Post what you look like 

Here are the rules

- Post what you look like
- Try not to post stupidly huge images
- Space out your posts a little bit so that there aren't whole pages of you replying to yourself
- Don't shit on others. If you don't know whether someone is male or female or if you think they look ugly, shut up and get out.
-Be sure to comment on other peoples pictures!


----------



## Furretsu (Jul 8, 2008)

Already exists.


----------



## Zhorken (Jul 8, 2008)

THIS IS WHY TITLES THAT FUCKING SAY WHAT THE FUCKING THREAD IS ABOUT ARE FUCKING IMPORTANT

ughhhhhh

EDIT: 





			
				kaia said:
			
		

> If you don't know whether someone is male or female [...], shut up and get out.

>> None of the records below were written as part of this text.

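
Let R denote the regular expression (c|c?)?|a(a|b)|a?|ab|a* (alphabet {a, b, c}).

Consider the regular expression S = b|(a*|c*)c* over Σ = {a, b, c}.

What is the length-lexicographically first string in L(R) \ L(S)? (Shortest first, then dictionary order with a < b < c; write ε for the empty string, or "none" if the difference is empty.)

ab

The string ab is accepted by R but not by S.
No shorter string lies in the difference, and ab is the lexicographically first length-2 string in L(R) \ L(S).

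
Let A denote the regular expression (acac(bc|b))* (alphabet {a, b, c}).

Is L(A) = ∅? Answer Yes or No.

No

The empty string ε matches the expression, so it belongs to L(A).
Since L(A) contains at least one string, it is not empty.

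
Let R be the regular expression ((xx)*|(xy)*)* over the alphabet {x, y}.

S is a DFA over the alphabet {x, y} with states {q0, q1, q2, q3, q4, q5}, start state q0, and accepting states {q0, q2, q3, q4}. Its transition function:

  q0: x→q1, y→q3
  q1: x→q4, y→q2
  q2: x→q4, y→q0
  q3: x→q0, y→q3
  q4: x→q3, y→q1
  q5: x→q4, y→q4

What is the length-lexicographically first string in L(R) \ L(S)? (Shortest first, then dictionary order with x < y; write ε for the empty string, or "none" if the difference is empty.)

xyxy

The string xyxy is accepted by R but not by S.
No shorter string lies in the difference, and xyxy is the lexicographically first length-4 string in L(R) \ L(S).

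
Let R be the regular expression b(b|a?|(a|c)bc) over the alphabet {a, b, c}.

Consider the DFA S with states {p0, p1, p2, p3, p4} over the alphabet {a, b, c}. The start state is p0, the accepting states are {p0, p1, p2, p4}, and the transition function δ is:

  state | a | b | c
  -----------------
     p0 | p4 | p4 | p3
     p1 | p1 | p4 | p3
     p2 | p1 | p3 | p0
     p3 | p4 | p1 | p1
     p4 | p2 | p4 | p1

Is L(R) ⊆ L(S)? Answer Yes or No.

Yes

Converting the expression R to a DFA (subset construction, then merging equivalent states) gives the minimal DFA with states {r0, r1, r2, r3, r4, r5, r6}, start state r0, accepting states {r2, r3, r4} and transitions r0: a→r1, b→r2, c→r1; r1: a→r1, b→r1, c→r1; r2: a→r3, b→r4, c→r5; r3: a→r1, b→r6, c→r1; r4: a→r1, b→r1, c→r1; r5: a→r1, b→r6, c→r1; r6: a→r1, b→r1, c→r4.
Exploring the product automaton R × S from the start pair (r0, p0), following both machines on each input symbol, reaches 13 state pairs: (r0, p0), (r1, p4), (r2, p4), (r1, p3), (r1, p2), (r1, p1), (r3, p2), (r4, p4), (r5, p1), (r1, p0), (r6, p3), (r6, p4), (r4, p1).
R accepts in {r2, r3, r4} and S accepts in {p0, p1, p2, p4}. The reachable pairs whose R-component is accepting are (r2, p4), (r3, p2), (r4, p4), (r4, p1); in each of them the S-component is accepting too, so the product for L(R) \ L(S) (R-component accepting, S-component rejecting) has no reachable accepting pair and the difference is empty.
Hence every string in L(R) is also in L(S).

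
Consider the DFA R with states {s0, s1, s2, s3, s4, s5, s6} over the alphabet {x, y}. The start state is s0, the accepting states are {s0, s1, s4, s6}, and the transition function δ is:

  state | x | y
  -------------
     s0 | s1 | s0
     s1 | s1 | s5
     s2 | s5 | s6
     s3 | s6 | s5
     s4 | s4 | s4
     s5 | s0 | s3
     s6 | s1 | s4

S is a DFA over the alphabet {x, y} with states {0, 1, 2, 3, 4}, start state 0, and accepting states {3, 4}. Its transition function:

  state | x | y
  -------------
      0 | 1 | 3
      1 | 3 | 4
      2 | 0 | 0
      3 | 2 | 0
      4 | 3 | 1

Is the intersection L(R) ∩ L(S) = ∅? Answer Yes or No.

The string y is accepted by both R and S.
Hence L(R) ∩ L(S) ≠ ∅.

No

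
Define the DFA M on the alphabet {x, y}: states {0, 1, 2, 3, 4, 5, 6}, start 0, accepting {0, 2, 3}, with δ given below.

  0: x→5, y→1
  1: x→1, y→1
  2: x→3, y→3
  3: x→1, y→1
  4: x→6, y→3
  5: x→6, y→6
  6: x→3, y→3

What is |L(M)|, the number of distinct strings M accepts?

The useful subgraph on states {0, 3, 5, 6} is acyclic, so L(M) is finite; the longest accepting path visits 4 useful states, giving maximum string length 3.
Counting accepting paths from 0 by length: 1 of length 0, 4 of length 3. Total 5.

5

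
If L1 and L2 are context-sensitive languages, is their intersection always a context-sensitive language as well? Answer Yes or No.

An LBA keeps a copy of the input on a second track, runs the LBA for L₁, and if that accepts restores the input and runs the LBA for L₂; linear space suffices, so L₁ ∩ L₂ is context-sensitive.
So the context-sensitive languages are closed under intersection.

Yes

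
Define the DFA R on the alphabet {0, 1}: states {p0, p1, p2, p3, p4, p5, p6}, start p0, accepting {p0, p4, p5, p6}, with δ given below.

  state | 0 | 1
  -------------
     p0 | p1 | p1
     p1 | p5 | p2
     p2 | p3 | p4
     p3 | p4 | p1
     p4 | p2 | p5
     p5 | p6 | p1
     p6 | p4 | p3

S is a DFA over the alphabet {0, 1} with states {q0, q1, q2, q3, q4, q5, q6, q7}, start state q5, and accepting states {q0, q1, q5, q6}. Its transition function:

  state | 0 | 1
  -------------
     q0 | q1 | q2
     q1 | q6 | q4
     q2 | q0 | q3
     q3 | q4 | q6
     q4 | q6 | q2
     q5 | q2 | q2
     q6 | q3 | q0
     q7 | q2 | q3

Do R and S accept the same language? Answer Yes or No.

Yes

Exploring the product automaton R × S from the start pair (p0, q5), following both machines on each input symbol, reaches 7 state pairs: (p0, q5), (p1, q2), (p5, q0), (p2, q3), (p6, q1), (p3, q4), (p4, q6).
R accepts in {p0, p4, p5, p6} and S accepts in {q0, q1, q5, q6}. In every reachable pair the two components are either both accepting — (p0, q5), (p5, q0), (p6, q1), (p4, q6) — or both non-accepting, so no string is accepted by exactly one of the machines: L(R) \ L(S) and L(S) \ L(R) are both empty.
Hence every string is accepted by R iff it is accepted by S, and the two languages coincide.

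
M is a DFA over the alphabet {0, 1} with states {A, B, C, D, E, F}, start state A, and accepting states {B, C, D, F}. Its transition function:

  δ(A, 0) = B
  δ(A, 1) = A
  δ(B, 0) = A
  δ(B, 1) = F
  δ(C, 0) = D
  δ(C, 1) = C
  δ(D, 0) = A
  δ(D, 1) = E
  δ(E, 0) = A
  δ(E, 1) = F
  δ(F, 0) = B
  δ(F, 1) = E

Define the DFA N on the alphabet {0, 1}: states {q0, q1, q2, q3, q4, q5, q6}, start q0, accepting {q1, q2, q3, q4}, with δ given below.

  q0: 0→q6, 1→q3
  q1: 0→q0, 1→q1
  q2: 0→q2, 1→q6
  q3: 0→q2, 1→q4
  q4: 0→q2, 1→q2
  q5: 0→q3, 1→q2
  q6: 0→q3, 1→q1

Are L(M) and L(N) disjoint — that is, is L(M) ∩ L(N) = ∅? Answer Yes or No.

No

The string 01 is accepted by both M and N.
Hence L(M) ∩ L(N) ≠ ∅.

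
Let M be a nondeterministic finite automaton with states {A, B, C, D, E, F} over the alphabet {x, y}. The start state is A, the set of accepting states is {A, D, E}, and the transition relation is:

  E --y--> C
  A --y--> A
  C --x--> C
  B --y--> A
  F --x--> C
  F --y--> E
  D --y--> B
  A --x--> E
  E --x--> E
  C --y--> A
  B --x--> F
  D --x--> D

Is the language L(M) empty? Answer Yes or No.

The empty string ε is accepted: the run A ends in the accepting state A.
Since at least one string is accepted, L(M) is not empty.

No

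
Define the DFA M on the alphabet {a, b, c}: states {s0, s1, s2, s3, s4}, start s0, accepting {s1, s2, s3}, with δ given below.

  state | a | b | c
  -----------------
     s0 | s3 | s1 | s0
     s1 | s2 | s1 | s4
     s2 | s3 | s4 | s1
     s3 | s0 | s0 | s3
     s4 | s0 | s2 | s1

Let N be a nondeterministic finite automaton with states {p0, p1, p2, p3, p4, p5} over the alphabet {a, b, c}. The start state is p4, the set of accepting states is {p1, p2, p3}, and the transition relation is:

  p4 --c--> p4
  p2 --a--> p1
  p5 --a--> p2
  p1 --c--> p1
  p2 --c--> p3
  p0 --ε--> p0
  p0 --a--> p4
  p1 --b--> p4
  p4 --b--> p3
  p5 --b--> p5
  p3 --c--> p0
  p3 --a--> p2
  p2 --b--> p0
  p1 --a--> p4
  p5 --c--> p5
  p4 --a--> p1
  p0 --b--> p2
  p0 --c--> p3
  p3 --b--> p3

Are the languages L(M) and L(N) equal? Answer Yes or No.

Yes

Exploring the product automaton M × N from the start pair (s0, p4), following both machines on each input symbol, reaches 5 state pairs: (s0, p4), (s3, p1), (s1, p3), (s2, p2), (s4, p0).
M accepts in {s1, s2, s3} and N accepts in {p1, p2, p3}. In every reachable pair the two components are either both accepting — (s3, p1), (s1, p3), (s2, p2) — or both non-accepting, so no string is accepted by exactly one of the machines: L(M) \ L(N) and L(N) \ L(M) are both empty.
Hence every string is accepted by M iff it is accepted by N, and the two languages coincide.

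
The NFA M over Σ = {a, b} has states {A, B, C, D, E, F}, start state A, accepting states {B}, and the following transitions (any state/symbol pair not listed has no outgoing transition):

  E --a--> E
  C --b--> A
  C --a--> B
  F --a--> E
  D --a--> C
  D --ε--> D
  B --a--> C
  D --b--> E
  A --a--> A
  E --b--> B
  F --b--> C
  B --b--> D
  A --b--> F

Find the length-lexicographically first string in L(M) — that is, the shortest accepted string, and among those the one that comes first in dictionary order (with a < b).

bab

A breadth-first search from A reaches an accepting state first via the path A → F → E → B on input bab.
No string of length < 3 is accepted (BFS exhausts all shorter strings without reaching an accepting state), and bab is the lexicographically least accepting string of length 3.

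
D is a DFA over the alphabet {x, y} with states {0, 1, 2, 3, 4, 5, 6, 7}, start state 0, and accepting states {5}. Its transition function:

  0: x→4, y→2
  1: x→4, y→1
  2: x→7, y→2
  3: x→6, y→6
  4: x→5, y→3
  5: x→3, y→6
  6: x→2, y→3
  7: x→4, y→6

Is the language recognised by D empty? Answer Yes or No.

No

The string xx is accepted: the run 0 → 4 → 5 ends in the accepting state 5.
Since at least one string is accepted, L(D) is not empty.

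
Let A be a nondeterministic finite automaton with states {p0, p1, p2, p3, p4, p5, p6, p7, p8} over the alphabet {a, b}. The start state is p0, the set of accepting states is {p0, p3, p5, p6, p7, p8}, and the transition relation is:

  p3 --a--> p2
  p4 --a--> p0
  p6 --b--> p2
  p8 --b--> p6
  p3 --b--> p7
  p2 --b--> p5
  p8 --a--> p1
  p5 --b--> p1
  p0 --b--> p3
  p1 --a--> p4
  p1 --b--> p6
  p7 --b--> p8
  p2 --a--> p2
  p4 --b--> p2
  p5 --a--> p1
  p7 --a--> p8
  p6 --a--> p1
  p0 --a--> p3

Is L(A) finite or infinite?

infinite

State p2 is reachable from the start and can reach an accepting state, and it lies on the cycle p2 → p2.
Traversing that cycle any number of times yields accepted strings of unbounded length, so the language is infinite.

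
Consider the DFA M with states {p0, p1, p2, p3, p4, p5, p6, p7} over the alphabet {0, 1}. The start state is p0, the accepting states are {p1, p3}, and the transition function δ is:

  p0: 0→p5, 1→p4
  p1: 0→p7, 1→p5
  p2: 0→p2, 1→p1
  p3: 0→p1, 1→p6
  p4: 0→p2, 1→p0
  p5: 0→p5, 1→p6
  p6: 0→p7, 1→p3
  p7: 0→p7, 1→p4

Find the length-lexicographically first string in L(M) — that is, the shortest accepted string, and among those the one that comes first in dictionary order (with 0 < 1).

A breadth-first search from p0 reaches an accepting state first via the path p0 → p5 → p6 → p3 on input 011.
No string of length < 3 is accepted (BFS exhausts all shorter strings without reaching an accepting state), and 011 is the lexicographically least accepting string of length 3.

011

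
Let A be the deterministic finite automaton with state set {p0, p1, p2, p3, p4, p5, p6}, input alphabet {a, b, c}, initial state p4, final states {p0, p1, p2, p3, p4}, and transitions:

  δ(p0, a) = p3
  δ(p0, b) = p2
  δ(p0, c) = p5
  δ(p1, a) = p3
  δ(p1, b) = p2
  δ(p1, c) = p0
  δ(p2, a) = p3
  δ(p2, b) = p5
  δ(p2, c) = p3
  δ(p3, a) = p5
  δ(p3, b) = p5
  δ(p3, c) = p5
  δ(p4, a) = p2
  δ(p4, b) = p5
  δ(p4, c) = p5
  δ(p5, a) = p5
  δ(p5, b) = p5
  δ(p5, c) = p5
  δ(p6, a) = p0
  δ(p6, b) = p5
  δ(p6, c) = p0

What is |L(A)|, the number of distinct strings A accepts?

The useful subgraph on states {p2, p3, p4} is acyclic, so L(A) is finite; the longest accepting path visits 3 useful states, giving maximum string length 2.
Counting accepting paths from p4 by length: 1 of length 0, 1 of length 1, 2 of length 2. Total 4.

4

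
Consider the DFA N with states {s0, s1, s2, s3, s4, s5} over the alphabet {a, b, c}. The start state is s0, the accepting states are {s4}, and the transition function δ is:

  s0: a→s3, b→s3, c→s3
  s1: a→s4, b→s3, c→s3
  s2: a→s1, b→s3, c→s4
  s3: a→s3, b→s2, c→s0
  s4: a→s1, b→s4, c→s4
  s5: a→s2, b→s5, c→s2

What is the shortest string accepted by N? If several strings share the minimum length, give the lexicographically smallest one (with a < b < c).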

How is "your sex is ambiguous" an insult?


----------



## kaia (Jul 8, 2008)

YEAH


----------



## Deretto (Jul 8, 2008)

Instead of everyone getting pissed off and shit how about you actually be kind and link the user to where the thread is and lock this? No need to go ALL CAPS on his ass.

Here you go, Kaia

http://dragonflycave.com/forums/showthread.php?t=112


----------



## Zhorken (Jul 8, 2008)

Deretto said:


> Instead of everyone getting pissed off and shit how about you actually be kind and link the user to where the thread is and lock this? No need to go ALL CAPS on his ass.


I am not pissed off at him.  I am pissed off whoever originally decided that "(The Person) Behind the Avatar" was a good thread title, as well as fairly miffed at everyone who _kept_ the title in subsequent incarnations of the thread.


----------



## kaia (Jul 8, 2008)

Thanks babe


----------



## Furretsu (Jul 9, 2008)

Deretto said:


> Instead of everyone getting pissed off and shit how about you actually be kind and link the user to where the thread is and lock this? No need to go ALL CAPS on his ass.
> 
> Here you go, Kaia
> 
> http://dragonflycave.com/forums/showthread.php?t=112


I did so in the very first reply. o_O


----------